As the African Union’s lead official on reparations, Ghana’s President John Dramani Mahama recently introduced, “Declaration of the Trafficking of Enslaved Africans and Racialized Chattel Enslavement of Africans as the Gravest Crime against Humanity” to the United Nations General Assembly.  

The resolution directs the international community’s attention not only towards the historical legacies of slavery, the slave trade but to today’s neocolonialism and imperialism that maintains the legacies afterlife.  The different language in the resolution elevates the sense of urgency afforded to the reparations issue with a more severe description of the largest forced migration in history and one of the longest-running systems of organized mass human exploitation in recorded history. This resolution advances and goes further than the 2001 Durban Declaration Programme of Action where slavery was declared a crime against humanity, with more precise and specific language inserted. 

123 nations agreed and supported the resolution with their yes votes, while 54 abstained and 3 cast no votes. 

Standing on one side were the countries of Africa, Central America, South America and Asia. On the other side were the abstaining votes from every European country along with three no votes from the US, Israel and Argentina. The vote results provided a clear picture of today's geopolitical alignment, spotlighting the neocolonial and imperialist forces.  

The results also placed the contradictions on public display for the world to see. 

The imperial core vs. the periphery, the colonized vs the colonizers, and the creditors vs. the debtors. 

The international community recognized the resolution as the latest step in the continued pursuit of reparations, and reparatory justice. The resolution builds on and advances, not only the DDPA but the 1993 Abuja Reparations Conference as well.

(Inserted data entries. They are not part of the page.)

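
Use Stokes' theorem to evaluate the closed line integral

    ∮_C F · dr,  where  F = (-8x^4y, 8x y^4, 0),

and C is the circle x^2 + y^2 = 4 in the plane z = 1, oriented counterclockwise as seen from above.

Let S be the flat disk x^2 + y^2 ≤ 4 in the plane z = 1, with upward unit normal n̂ = ẑ. By Stokes' theorem,

    ∮_C F · dr = ∬_S (∇ × F) · n̂ dS = ∬_D (curl F)_z dA,

where D is the disk x^2 + y^2 ≤ 4.

Compute the curl of F = (-8x^4y, 8x y^4, 0):
    (∇ × F)_x = ∂F_z/∂y - ∂F_y/∂z = 0,
    (∇ × F)_y = ∂F_x/∂z - ∂F_z/∂x = 0,
    (∇ × F)_z = ∂F_y/∂x - ∂F_x/∂y = 8x^4 + 8y^4.

On z = 1, (curl F)_z = 8x^4 + 8y^4.

Convert to polar (x = r cos θ, y = r sin θ, dA = r dr dθ); the integrand becomes 8r^4(sin(θ)^4 + cos(θ)^4), so

    ∬_D (curl F)_z dA = ∫_0^{2π} ∫_0^{2} (8r^4(sin(θ)^4 + cos(θ)^4)) · r dr dθ.

Inner (r from 0 to 2): 256sin(θ)^4/3 + 256cos(θ)^4/3.
Outer (θ from 0 to 2π): 128π.

Therefore ∮_C F · dr = 128π.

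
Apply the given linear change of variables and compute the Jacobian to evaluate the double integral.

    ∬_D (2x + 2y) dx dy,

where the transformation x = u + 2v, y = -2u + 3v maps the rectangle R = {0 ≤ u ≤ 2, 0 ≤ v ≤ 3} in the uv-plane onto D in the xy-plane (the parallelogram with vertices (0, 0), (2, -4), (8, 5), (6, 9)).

Compute the Jacobian determinant of (x, y) with respect to (u, v):

    ∂(x,y)/∂(u,v) = | 1  2 | = (1)(3) - (2)(-2) = 7.
                   | -2  3 |

Its absolute value is |J| = 7 (the area scaling factor).

Substituting x = u + 2v, y = -2u + 3v into the integrand,

    2x + 2y → -2u + 10v,

so the integral becomes

    ∬_R (-2u + 10v) · |J| du dv = ∫_0^2 ∫_0^3 (-14u + 70v) dv du.

Inner (v): 315 - 42u.
Outer (u): 546.

Therefore ∬_D (2x + 2y) dx dy = 546.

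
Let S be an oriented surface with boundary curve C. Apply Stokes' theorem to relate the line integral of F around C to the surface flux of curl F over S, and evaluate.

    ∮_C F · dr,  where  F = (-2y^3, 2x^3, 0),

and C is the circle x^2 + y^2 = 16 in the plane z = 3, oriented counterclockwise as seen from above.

Let S be the flat disk x^2 + y^2 ≤ 16 in the plane z = 3, with upward unit normal n̂ = ẑ. By Stokes' theorem,

    ∮_C F · dr = ∬_S (∇ × F) · n̂ dS = ∬_D (curl F)_z dA,

where D is the disk x^2 + y^2 ≤ 16.

Compute the curl of F = (-2y^3, 2x^3, 0):
    (∇ × F)_x = ∂F_z/∂y - ∂F_y/∂z = 0,
    (∇ × F)_y = ∂F_x/∂z - ∂F_z/∂x = 0,
    (∇ × F)_z = ∂F_y/∂x - ∂F_x/∂y = 6x^2 + 6y^2.

On z = 3, (curl F)_z = 6x^2 + 6y^2.

Convert to polar (x = r cos θ, y = r sin θ, dA = r dr dθ); the integrand becomes 6r^2, so

    ∬_D (curl F)_z dA = ∫_0^{2π} ∫_0^{4} (6r^2) · r dr dθ.

Inner (r from 0 to 4): 384.
Outer (θ from 0 to 2π): 768π.

Therefore ∮_C F · dr = 768π.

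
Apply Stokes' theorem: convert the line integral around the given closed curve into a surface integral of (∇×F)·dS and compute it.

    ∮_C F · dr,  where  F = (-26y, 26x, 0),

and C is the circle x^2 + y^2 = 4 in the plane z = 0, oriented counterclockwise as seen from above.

Let S be the flat disk x^2 + y^2 ≤ 4 in the plane z = 0, with upward unit normal n̂ = ẑ. By Stokes' theorem,

    ∮_C F · dr = ∬_S (∇ × F) · n̂ dS = ∬_D (curl F)_z dA,

where D is the disk x^2 + y^2 ≤ 4.

Compute the curl of F = (-26y, 26x, 0):
    (∇ × F)_x = ∂F_z/∂y - ∂F_y/∂z = 0,
    (∇ × F)_y = ∂F_x/∂z - ∂F_z/∂x = 0,
    (∇ × F)_z = ∂F_y/∂x - ∂F_x/∂y = 52.

On z = 0, (curl F)_z = 52.

Convert to polar (x = r cos θ, y = r sin θ, dA = r dr dθ); the integrand becomes 52, so

    ∬_D (curl F)_z dA = ∫_0^{2π} ∫_0^{2} (52) · r dr dθ.

Inner (r from 0 to 2): 104.
Outer (θ from 0 to 2π): 208π.

Therefore ∮_C F · dr = 208π.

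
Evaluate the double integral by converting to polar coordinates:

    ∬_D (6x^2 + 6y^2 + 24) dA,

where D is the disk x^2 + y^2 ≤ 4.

The region D is 0 ≤ r ≤ 2, 0 ≤ θ ≤ 2π in polar coordinates, where x = r cos(θ), y = r sin(θ), and dA = r dr dθ.

Under the substitution, the integrand becomes 6r^2 + 24, so

    ∬_D (6x^2 + 6y^2 + 24) dA = ∫_{0}^{2π} ∫_{0}^{2} (6r^2 + 24) · r dr dθ.

Inner integral (in r): ∫_{0}^{2} (6r^2 + 24) · r dr = 72.

Outer integral (in θ): ∫_{0}^{2π} (72) dθ = 144π.

Therefore ∬_D (6x^2 + 6y^2 + 24) dA = 144π.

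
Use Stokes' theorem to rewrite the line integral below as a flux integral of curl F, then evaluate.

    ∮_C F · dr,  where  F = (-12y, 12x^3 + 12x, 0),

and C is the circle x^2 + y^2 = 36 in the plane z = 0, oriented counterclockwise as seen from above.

Let S be the flat disk x^2 + y^2 ≤ 36 in the plane z = 0, with upward unit normal n̂ = ẑ. By Stokes' theorem,

    ∮_C F · dr = ∬_S (∇ × F) · n̂ dS = ∬_D (curl F)_z dA,

where D is the disk x^2 + y^2 ≤ 36.

Compute the curl of F = (-12y, 12x^3 + 12x, 0):
    (∇ × F)_x = ∂F_z/∂y - ∂F_y/∂z = 0,
    (∇ × F)_y = ∂F_x/∂z - ∂F_z/∂x = 0,
    (∇ × F)_z = ∂F_y/∂x - ∂F_x/∂y = 36x^2 + 24.

On z = 0, (curl F)_z = 36x^2 + 24.

Convert to polar (x = r cos θ, y = r sin θ, dA = r dr dθ); the integrand becomes 36r^2cos(θ)^2 + 24, so

    ∬_D (curl F)_z dA = ∫_0^{2π} ∫_0^{6} (36r^2cos(θ)^2 + 24) · r dr dθ.

Inner (r from 0 to 6): 11664cos(θ)^2 + 432.
Outer (θ from 0 to 2π): 12528π.

Therefore ∮_C F · dr = 12528π.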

The resolution now joins the expanding repository of critical reparations documents. 

The eight-page resolution outlines a concise argument for reparations by laying out the uniqueness of the unprecedented crime committed, the extent of harm as a result of the crime, along with providing the historical context and legal precedents. 

The argument sheds light with a timeline of events where through various legal structures, Africans were commodified, to be considered property, units of account, or as capital assets.

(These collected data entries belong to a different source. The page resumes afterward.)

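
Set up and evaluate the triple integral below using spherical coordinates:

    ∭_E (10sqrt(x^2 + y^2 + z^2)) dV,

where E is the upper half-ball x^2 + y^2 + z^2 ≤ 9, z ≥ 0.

In spherical coordinates, x = ρ sin(φ) cos(θ), y = ρ sin(φ) sin(θ), z = ρ cos(φ), and dV = ρ^2 sin(φ) dρ dφ dθ.

The integrand becomes 10ρ, so

    ∭_E (10sqrt(x^2 + y^2 + z^2)) dV = ∫_{0}^{2π} ∫_{0}^{π/2} ∫_{0}^{3} (10ρ) · ρ^2 sin(φ) dρ dφ dθ.

Inner (ρ): 405sin(φ)/2.
Middle (φ): 405/2.
Outer (θ): 405π.

Therefore the triple integral equals 405π.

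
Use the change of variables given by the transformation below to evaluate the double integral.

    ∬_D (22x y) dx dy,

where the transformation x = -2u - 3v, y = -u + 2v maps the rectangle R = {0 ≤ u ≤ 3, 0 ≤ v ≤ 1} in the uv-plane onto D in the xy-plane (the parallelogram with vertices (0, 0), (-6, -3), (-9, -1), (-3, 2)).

Compute the Jacobian determinant of (x, y) with respect to (u, v):

    ∂(x,y)/∂(u,v) = | -2  -3 | = (-2)(2) - (-3)(-1) = -7.
                   | -1  2 |

Its absolute value is |J| = 7 (the area scaling factor).

Substituting x = -2u - 3v, y = -u + 2v into the integrand,

    22x y → 44u^2 - 22u v - 132v^2,

so the integral becomes

    ∬_R (44u^2 - 22u v - 132v^2) · |J| du dv = ∫_0^3 ∫_0^1 (308u^2 - 154u v - 924v^2) dv du.

Inner (v): 308u^2 - 77u - 308.
Outer (u): 3003/2.

Therefore ∬_D (22x y) dx dy = 3003/2.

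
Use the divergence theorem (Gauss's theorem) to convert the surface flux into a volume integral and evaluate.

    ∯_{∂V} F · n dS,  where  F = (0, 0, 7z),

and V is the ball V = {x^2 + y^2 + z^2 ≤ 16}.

By the divergence theorem,

    ∯_{∂V} F · n dS = ∭_V (∇ · F) dV.

Compute the divergence:
    ∇ · F = ∂F_x/∂x + ∂F_y/∂y + ∂F_z/∂z = 0 + 0 + 7 = 7.

In spherical coordinates, x = ρ sin(φ) cos(θ), y = ρ sin(φ) sin(θ), z = ρ cos(φ), dV = ρ^2 sin(φ) dρ dφ dθ, with 0 ≤ ρ ≤ 4, 0 ≤ φ ≤ π, 0 ≤ θ ≤ 2π.

The integrand, after substitution and multiplying by the volume element, becomes (7) · ρ^2 sin(φ), so

    ∭_V (∇·F) dV = ∫_0^{2π} ∫_0^{π} ∫_0^{4} (7) · ρ^2 sin(φ) dρ dφ dθ.

Inner (ρ from 0 to 4): 448sin(φ)/3.
Middle (φ from 0 to π): 896/3.
Outer (θ from 0 to 2π): 1792π/3.

Therefore ∯_{∂V} F · n dS = 1792π/3.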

Cited were the commonly accepted principles of international law along with fundamental principles reflected across African legal and moral traditions.

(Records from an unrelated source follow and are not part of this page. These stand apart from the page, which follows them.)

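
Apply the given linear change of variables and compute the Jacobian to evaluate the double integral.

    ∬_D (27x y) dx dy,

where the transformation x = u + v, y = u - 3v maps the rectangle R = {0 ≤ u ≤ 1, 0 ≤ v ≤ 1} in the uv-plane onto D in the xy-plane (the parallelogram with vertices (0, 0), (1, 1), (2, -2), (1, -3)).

Compute the Jacobian determinant of (x, y) with respect to (u, v):

    ∂(x,y)/∂(u,v) = | 1  1 | = (1)(-3) - (1)(1) = -4.
                   | 1  -3 |

Its absolute value is |J| = 4 (the area scaling factor).

Substituting x = u + v, y = u - 3v into the integrand,

    27x y → 27u^2 - 54u v - 81v^2,

so the integral becomes

    ∬_R (27u^2 - 54u v - 81v^2) · |J| du dv = ∫_0^1 ∫_0^1 (108u^2 - 216u v - 324v^2) dv du.

Inner (v): 108u^2 - 108u - 108.
Outer (u): -126.

Therefore ∬_D (27x y) dx dy = -126.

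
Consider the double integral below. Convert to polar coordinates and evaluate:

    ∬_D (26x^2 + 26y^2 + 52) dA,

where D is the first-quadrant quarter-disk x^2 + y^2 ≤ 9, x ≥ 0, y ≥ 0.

The region D is 0 ≤ r ≤ 3, 0 ≤ θ ≤ π/2 in polar coordinates, where x = r cos(θ), y = r sin(θ), and dA = r dr dθ.

Under the substitution, the integrand becomes 26r^2 + 52, so

    ∬_D (26x^2 + 26y^2 + 52) dA = ∫_{0}^{π/2} ∫_{0}^{3} (26r^2 + 52) · r dr dθ.

Inner integral (in r): ∫_{0}^{3} (26r^2 + 52) · r dr = 1521/2.

Outer integral (in θ): ∫_{0}^{π/2} (1521/2) dθ = 1521π/4.

Therefore ∬_D (26x^2 + 26y^2 + 52) dA = 1521π/4.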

The resolution brings clarity with a root cause analysis that interrogates the material conditions faced by Africans by directing attention to the global political and economic structures that support/sustain slavery’s afterlife. Their analysis makes a connection to the structural racism, racial inequalities, underdevelopment, marginalization and socioeconomic disparities affecting not only Africans on the continent but around the world.  

The analysis brings attention to the link between African sovereignty and the consequences of carrying IMF debt. Directs the mind’s eye to the trade deals that continue the extraction of natural resources, and to the neocolonial and imperialist structures supporting the global capitalist ecosystem.   

There’s a 2023 report that details and analyzes the relationship with the IMF.  “Fifty Years of Failure: The IMF, Debt and Austerity in Africa,” covers Ghana, Kenya, Malawi, Nigeria, Senegal, Sierra Leone, Tanzania, Uganda, Zambia and Zimbabwe. And shows that 8 out of 10 countries have recently been advised to cut or freeze public sector wage bills. Indeed, all ten countries were effectively advised by the IMF to target spending on public sector wage bills that would leave them spending under the global average on frontline workers in health, education and other sectors…” 

There’s a number of studies that researched the link between the material conditions and social infrastructure of Africans to large IMF debt, with similar findings and observations.   

And finally, the resolution contains an argument that outlines next steps and action items to build a transformative framework for reparations that extends beyond cash compensation where the implications will be felt for generations to come. At a time where reports indicate that up to 90% of African art resides outside of the continent, mostly shielded from public display. 

The vote and resolution reflect a paradigm shift in the pan-African reparations movement at a moment as the resistance against neocolonialism and imperialism escalates and intensifies. There is now a different conversation taking place as myths are dispelled, racial stereotypes are dismissed and connections are made. This resolution was the product of African collaboration to produce new language, with a structural analysis that connects and places today’s material conditions, the afterlife between slavery and the TransAtlantic slave trade on the one hand, and the ecosystem of global finance (capitalist system) on the other.   

The coming months will see events around the country to highlight the 25th anniversary of the 2001 Durban Conference. There’s an opportunity to talk and grapple with the DDPA, and the recent UN resolution.  To discuss and grapple with the different ways they connect to the current conditions of working people and how reparations can best address those conditions. 

25 years ago, at the 2001 Durban Conference Mr. Roger Wareham of the December 12th Movement, who played a key role there at the conference said that Black people have to safeguard our interests because no one else would.  

The same holds true twenty-five years later in 2026.